Книги с Лизой Биргер и Анной Наринской
"Товарищ Павлик. Взлет и падение советского мальчика-героя"
Катриона Келли
М.: НЛО, 2009
Сейчас новая книга про Павлика Морозова представляет ценность именно потому, что никаких бурных чувств этот персонаж уже не вызывает. И можно не без интереса разобраться в том, из чего этот мальчик был сделан. Что, собственно, нам и предлагает влиятельная британская исследовательница Катриона Келли.

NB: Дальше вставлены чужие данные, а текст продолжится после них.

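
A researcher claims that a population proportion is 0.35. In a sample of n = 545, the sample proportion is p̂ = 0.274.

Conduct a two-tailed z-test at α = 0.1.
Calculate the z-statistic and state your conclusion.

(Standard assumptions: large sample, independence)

H₀: p = 0.35, H₁: p ≠ 0.35
Standard error: SE = √(p₀(1-p₀)/n) = √(0.35×0.65/545) = 0.020431
z-statistic: z = (p̂ - p₀)/SE = (0.274 - 0.35)/0.020431 = -3.7198
Critical value: z_0.05 = ±1.645
p-value = 0.0002
Decision: reject H₀ at α = 0.1

Answer: z = -3.7198, reject H₀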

Последняя вспышка истерического внимания к фигуре Павлика у нас наблюдалась на рубеже 1980-х и 1990-х. Тогда на волне всеобщих разоблачительных откровений вышла книга Юрия Дружникова "Доносчик 001", в которой утверждалось, что умственно неполноценный подросток Павел и его девятилетний брат Федор были убиты сотрудниками ОГПУ, чтобы развернуть антикулацкое дело. В сюжетах, прошедших по разным телеканалам, престарелые жители деревни Герасимовка Свердловской области с удовольствием отыгрывались на развенчанном односельчанине, а где-то даже промелькнуло сообщение о том, что на могилу Павлика "полдеревни ходило испражняться". Что вообще-то следует расценивать как черную неблагодарность — в советское время благодаря Павлику условия в Герасимовке были лучше, чем в других местах. В деревню проложили хорошую дорогу, выстроили школу и Дом культуры, а музей его имени предоставлял местным жителям некоторое количество непыльных рабочих мест.
Но самая разоблачительная гипотеза насчет Павлика — это бытующее еще с советских времен предположение, что его вообще не было. Что вся история была придумана в рамках пропагандистского проекта.

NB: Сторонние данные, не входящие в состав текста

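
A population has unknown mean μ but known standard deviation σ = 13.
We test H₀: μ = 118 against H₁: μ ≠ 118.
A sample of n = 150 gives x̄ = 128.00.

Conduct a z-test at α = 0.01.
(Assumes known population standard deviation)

Standard error: SE = σ/√n = 13/√150 = 1.0614
z-statistic: z = (x̄ - μ₀)/SE = (128.00 - 118)/1.0614 = 9.4215
Critical value: ±2.576
p-value < 0.0001
Decision: reject H₀

Answer: z = 9.4215, reject H₀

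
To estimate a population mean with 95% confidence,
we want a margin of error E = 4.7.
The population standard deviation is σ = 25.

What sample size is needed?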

Катриона Келли с этой теорией в своей книге даже не спорит. Для нее, тщательно изучившей тома документов из архива ФСБ, встречавшейся с жителями Герасимовки и множеством других информантов, очевидно — был Павлик.

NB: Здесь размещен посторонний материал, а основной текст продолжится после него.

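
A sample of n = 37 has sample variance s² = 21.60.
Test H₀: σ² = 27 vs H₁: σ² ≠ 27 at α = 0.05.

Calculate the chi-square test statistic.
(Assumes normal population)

df = n - 1 = 36
χ² = (n-1)s²/σ₀² = 36×21.60/27 = 28.8000
Critical values: χ²_{0.975,36} = 21.336, χ²_{0.025,36} = 54.437
Rejection region: χ² < 21.336 or χ² > 54.437
Decision: fail to reject H₀

Answer: χ² = 28.8000, fail to reject H₀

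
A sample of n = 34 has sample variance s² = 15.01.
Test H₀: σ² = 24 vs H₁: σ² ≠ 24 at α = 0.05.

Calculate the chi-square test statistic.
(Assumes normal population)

df = n - 1 = 33
χ² = (n-1)s²/σ₀² = 33×15.01/24 = 20.6387
Critical values: χ²_{0.975,33} = 19.047, χ²_{0.025,33} = 50.725
Rejection region: χ² < 19.047 or χ² > 50.725
Decision: fail to reject H₀

Answer: χ² = 20.6387, fail to reject H₀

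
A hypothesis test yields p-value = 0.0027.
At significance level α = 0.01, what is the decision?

Compare p-value to α:
0.0027 < 0.01
Decision: reject H₀

Answer: reject H₀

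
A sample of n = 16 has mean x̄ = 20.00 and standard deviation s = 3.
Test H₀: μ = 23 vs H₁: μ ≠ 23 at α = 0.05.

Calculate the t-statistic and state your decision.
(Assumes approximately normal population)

Answer: t = -4.0000, reject H₀

Derivation:
df = n - 1 = 15
SE = s/√n = 3/√16 = 0.7500
t = (x̄ - μ₀)/SE = (20.00 - 23)/0.7500 = -4.0000
Critical value: t_{0.025,15} = ±2.131
p-value ≈ 0.0012
Decision: reject H₀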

Но притом что автор книги предлагает не только внятное описание процесса над дедом и двоюродным братом мальчиков, но и собственное расследование этого преступления, самое интересное в ее труде — именно рассказ о пропагандистском проекте.
И, надо сказать, ее анализ мифа о Павлике и его источников в каком-то смысле меняет наше представление о том, для чего был увековечен этот мальчик. Вернее, о том, что именно хотели увековечить.
Основных источников легенды о Павлике Морозове, считает Катриона Келли, три. Нацистская пропагандистская повесть "Юный гитлеровец Квекс", судьба детей Николая II и дело Бейлиса.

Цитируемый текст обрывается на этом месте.